Most of the 33 provincial capitals have been taken over by the Taliban without bloodshed, but deadly clashes continue in Panjshir, the only province battling them, led by Ahmad Masoud -- the son of Mujahideen commander Ahmad Shah Masoud -- and Bismillah Mohammadi, the Ghani government's defense minister.
Taliban leader Sher Mohammad Stanikzai told a foreign news channel on Wednesday that the government would be established in two days, fueling speculations that it might be formed on Friday.
The Taliban, who signed a peace agreement with the US in Doha in February last year to withdraw all foreign forces from Afghanistan, have made no comment.
Despite signing the Doha Agreement, the Taliban officials have said explicitly that they intend to establish an "Islamic Emirate" under the leadership of their supreme leader, Mawlawi Hibbatullah Akhundzada.
Despite a clear-cut announcement from the Taliban side, a local Afghan news channel reported, quoting unknown sources, that the new government will have a council headed by 53-year-old Mullah Abdul Ghani Baradar.
Baradar, who heads the Taliban's political office, will be joined by Mullah Mohammad Yaqoob, the son of late Taliban co-founder Mullah Omar, and Sher Mohammad Abbas Stanekzai -- the head of the Taliban's political office in Qatar -- in the new government's senior positions, according to Tolo News.

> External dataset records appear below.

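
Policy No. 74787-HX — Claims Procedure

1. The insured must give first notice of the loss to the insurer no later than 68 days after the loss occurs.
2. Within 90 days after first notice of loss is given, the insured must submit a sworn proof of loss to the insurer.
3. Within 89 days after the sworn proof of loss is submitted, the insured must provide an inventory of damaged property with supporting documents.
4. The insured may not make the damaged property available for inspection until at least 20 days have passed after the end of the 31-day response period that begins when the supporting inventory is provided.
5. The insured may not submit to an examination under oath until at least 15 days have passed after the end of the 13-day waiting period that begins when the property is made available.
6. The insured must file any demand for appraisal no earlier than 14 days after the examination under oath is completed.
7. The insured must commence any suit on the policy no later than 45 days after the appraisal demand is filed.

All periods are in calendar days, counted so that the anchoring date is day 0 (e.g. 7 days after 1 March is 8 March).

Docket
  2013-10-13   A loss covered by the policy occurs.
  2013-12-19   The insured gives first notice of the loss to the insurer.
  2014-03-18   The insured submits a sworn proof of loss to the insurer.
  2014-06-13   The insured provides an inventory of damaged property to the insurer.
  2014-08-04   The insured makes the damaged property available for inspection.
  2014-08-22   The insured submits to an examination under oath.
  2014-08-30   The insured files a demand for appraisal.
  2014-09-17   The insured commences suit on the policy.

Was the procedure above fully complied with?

Step 1 — counting 68 days from 2013-10-13 (when the loss occurs) gives a deadline of 2013-12-20; done 2013-12-19 — timely.
Step 2 — counting 90 days from 2013-12-19 (when first notice of loss is given) gives a deadline of 2014-03-19; 2014-03-18 is within that limit.
Step 3 — counting 89 days from 2014-03-18 (when the sworn proof of loss is submitted) gives a deadline of 2014-06-15; done 2014-06-13 — timely.
Step 4 — must wait 20 days from 2014-07-14 (end of the 31-day response period, which began when the supporting inventory is provided on 2014-06-13), so not before 2014-08-03; done 2014-08-04, after the minimum wait.
Step 5 — must wait 15 days from 2014-08-17 (end of the 13-day waiting period, which began when the property is made available on 2014-08-04), so not before 2014-09-01; done 2014-08-22 — 10 days too early.

No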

A founding member of the Taliban movement in the 1990s, Baradar has served as provincial governor and deputy defense minister during the Taliban's first rule in Afghanistan. He was arrested in the Pakistani port city Karachi in 2010 and released in October 2018 at the request of the US.
Akhundzada was born in 1961 in the southern Kandahar province's Panjwai district, with a background as a religious leader who oversaw Islamic civil law and jurisprudence-related matters as the head of the judiciary during the Taliban regime from 1996 to 2001.
The Taliban leader hails from the powerful Nurzai clan of ethnic Pashtuns. He took over in 2016 after his predecessor Mullah Akhtar Mansour, who was killed in a US drone strike in Pakistan's southwestern Balochistan province.
The Taliban are facing financial difficulties as the country's assets are being stored outside, while the country's people have not heard about the economic plans of the Taliban.
People are flocking to several banks even before the branches opened to withdraw money up to 20,000 Afghanis ($200), a weekly limit set by the country's Central Bank after it remained closed for more than a week after the Taliban took over Kabul on Aug. 15.
Due to a lack of clarity regarding the country's administration after the Taliban gained control of Kabul, the IMF has already stopped Afghanistan's access to the Fund's resources, including roughly $440 million in new monetary reserves.
While US officials said the majority of the Afghan Central Bank's approximately $10 billion in assets are stored outside the country, they are likely beyond the Taliban's reach.
Any Afghan Central Bank assets stored in the US would not be made accessible to the Taliban, the Joe Biden administration had told foreign media.